The “types” files expected as input to ExampleProvider are text files where each line is a training example. The first few columns are numerical labels followed by molecular structure files, like so:

1 6.05 0.162643 4kqp/4kqp_rec_0.gninatypes 4kqp/4kqp_min_0.gninatypes
1 6.05 0.216481 4kqp/4kqp_rec_0.gninatypes 4kqp/4kqp_docked_0.gninatypes
0 -6.05 4.28411 4kqp/4kqp_rec_0.gninatypes 4kqp/4kqp_docked_1.gninatypes
0 -6.05 2.50741 4kqp/4kqp_rec_0.gninatypes 4kqp/4kqp_docked_2.gninatypes
0 -6.05 2.78808 4kqp/4kqp_rec_0.gninatypes 4kqp/4kqp_docked_3.gninatypes

Structure files are recommended to be relative paths (the data_root setting can be used to specify what they are relative to).

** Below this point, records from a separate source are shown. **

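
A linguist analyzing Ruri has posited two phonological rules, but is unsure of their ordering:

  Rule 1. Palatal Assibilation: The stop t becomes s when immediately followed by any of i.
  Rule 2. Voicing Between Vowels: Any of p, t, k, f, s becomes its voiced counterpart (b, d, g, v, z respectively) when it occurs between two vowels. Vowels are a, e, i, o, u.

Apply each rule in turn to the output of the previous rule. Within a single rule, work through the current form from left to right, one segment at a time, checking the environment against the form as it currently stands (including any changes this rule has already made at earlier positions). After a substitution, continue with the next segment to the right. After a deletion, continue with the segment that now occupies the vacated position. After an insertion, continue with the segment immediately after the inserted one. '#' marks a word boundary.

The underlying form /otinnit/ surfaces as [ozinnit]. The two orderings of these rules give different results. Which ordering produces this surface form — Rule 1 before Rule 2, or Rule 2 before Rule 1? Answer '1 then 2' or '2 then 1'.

1 then 2

Order 1 then 2:
  1 Palatal Assibilation: [otinnit] → [osinnit]
  2 Voicing Between Vowels: [osinnit] → [ozinnit]
  result: [ozinnit]
Order 2 then 1:
  2 Voicing Between Vowels: [otinnit] → [odinnit]
  1 Palatal Assibilation: no change — [odinnit]
  result: [odinnit]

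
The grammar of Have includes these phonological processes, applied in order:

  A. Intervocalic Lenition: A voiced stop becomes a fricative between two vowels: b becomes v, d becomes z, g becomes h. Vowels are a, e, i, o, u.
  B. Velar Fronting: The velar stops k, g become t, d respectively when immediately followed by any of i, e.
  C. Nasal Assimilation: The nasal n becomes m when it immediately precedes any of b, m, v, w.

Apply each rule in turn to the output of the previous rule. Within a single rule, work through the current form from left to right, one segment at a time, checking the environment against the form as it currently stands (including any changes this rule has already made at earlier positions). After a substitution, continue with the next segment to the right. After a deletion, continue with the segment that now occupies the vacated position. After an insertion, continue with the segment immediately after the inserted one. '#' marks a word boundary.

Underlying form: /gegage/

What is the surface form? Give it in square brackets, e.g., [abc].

A Intervocalic Lenition: [gegage] → [gehahe]
B Velar Fronting: [gehahe] → [dehahe]
C Nasal Assimilation: no change — [dehahe]

[dehahe]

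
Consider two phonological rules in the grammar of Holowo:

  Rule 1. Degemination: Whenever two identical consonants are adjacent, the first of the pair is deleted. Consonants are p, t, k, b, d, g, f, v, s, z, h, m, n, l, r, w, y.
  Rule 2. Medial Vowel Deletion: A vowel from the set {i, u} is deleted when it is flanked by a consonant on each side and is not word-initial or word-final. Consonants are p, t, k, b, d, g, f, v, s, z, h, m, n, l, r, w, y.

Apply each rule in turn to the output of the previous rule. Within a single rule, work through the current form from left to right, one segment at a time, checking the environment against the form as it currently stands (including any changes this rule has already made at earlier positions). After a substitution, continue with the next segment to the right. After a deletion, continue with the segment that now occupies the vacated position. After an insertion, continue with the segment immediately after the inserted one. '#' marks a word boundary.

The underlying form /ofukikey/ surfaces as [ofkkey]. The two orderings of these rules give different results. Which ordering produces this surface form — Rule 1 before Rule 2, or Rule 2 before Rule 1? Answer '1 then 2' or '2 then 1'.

1 then 2

Order 1 then 2:
  1 Degemination: no change — [ofukikey]
  2 Medial Vowel Deletion: [ofukikey] → [ofkkey]
  result: [ofkkey]
Order 2 then 1:
  2 Medial Vowel Deletion: [ofukikey] → [ofkkey]
  1 Degemination: [ofkkey] → [ofkey]
  result: [ofkey]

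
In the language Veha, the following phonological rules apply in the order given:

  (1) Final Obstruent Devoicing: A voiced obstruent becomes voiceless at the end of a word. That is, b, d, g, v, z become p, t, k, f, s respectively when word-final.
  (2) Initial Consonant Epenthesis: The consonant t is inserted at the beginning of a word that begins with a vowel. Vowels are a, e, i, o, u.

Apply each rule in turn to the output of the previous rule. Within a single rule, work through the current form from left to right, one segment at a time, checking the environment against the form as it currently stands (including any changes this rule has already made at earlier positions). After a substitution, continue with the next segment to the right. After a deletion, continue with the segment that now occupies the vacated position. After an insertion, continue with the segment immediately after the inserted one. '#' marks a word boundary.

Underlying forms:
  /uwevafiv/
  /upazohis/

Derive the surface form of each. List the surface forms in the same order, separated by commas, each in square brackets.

/uwevafiv/:
  (1) Final Obstruent Devoicing: [uwevafiv] → [uwevafif]
  (2) Initial Consonant Epenthesis: [uwevafif] → [tuwevafif]
/upazohis/:
  (1) Final Obstruent Devoicing: no change — [upazohis]
  (2) Initial Consonant Epenthesis: [upazohis] → [tupazohis]

[tuwevafif], [tupazohis]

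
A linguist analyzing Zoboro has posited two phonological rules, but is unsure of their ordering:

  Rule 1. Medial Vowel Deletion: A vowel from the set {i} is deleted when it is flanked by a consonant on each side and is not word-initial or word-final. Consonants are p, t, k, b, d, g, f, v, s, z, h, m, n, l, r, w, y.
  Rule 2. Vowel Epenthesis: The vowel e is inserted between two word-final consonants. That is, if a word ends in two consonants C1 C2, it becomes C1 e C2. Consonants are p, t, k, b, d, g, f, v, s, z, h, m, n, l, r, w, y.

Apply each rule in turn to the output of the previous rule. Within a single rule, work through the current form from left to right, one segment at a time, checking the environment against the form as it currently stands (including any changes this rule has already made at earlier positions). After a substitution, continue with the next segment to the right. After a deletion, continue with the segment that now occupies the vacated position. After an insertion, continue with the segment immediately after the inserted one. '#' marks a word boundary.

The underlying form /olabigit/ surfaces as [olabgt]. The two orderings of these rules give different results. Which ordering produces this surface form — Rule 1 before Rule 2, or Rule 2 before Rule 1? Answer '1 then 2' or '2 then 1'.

Order 1 then 2:
  1 Medial Vowel Deletion: [olabigit] → [olabgt]
  2 Vowel Epenthesis: [olabgt] → [olabget]
  result: [olabget]
Order 2 then 1:
  2 Vowel Epenthesis: no change — [olabigit]
  1 Medial Vowel Deletion: [olabigit] → [olabgt]
  result: [olabgt]

2 then 1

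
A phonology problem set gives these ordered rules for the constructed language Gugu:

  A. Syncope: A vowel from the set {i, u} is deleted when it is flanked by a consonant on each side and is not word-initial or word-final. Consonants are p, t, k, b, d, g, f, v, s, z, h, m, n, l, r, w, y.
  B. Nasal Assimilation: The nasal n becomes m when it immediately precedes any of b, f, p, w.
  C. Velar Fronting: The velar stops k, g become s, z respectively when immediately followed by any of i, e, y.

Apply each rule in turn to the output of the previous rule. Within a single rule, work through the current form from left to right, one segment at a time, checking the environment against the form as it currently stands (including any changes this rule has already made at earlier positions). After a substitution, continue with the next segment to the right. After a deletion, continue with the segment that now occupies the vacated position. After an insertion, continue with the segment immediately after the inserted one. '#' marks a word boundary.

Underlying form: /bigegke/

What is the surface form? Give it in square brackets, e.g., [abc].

[bzegse]

A Syncope: [bigegke] → [bgegke]
B Nasal Assimilation: no change — [bgegke]
C Velar Fronting: [bgegke] → [bzegse]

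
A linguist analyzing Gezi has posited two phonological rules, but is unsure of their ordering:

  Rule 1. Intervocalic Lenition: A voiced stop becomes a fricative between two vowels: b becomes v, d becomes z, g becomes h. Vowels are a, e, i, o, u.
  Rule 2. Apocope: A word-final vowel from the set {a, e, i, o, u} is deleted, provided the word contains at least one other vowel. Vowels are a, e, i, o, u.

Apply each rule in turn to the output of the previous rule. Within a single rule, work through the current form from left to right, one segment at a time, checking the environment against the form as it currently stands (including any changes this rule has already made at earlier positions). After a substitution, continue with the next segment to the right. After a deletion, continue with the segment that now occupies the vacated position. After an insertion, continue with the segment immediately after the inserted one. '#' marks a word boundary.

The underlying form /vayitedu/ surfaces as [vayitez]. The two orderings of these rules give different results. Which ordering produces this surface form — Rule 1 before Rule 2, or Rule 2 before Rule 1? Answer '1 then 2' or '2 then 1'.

1 then 2

Order 1 then 2:
  1 Intervocalic Lenition: [vayitedu] → [vayitezu]
  2 Apocope: [vayitezu] → [vayitez]
  result: [vayitez]
Order 2 then 1:
  2 Apocope: [vayitedu] → [vayited]
  1 Intervocalic Lenition: no change — [vayited]
  result: [vayited]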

The gninatype format is a minimal file format that contains nothing other than Cartesian coordinates and atom types. It can only be used if indexed atom types (as opposed to vector types) are used. These files are generated using the gninatyper binary that is part of gnina.

Individual gninatypes files can be assembled into a single large, efficient to access “cache” file using the script create_caches2.py.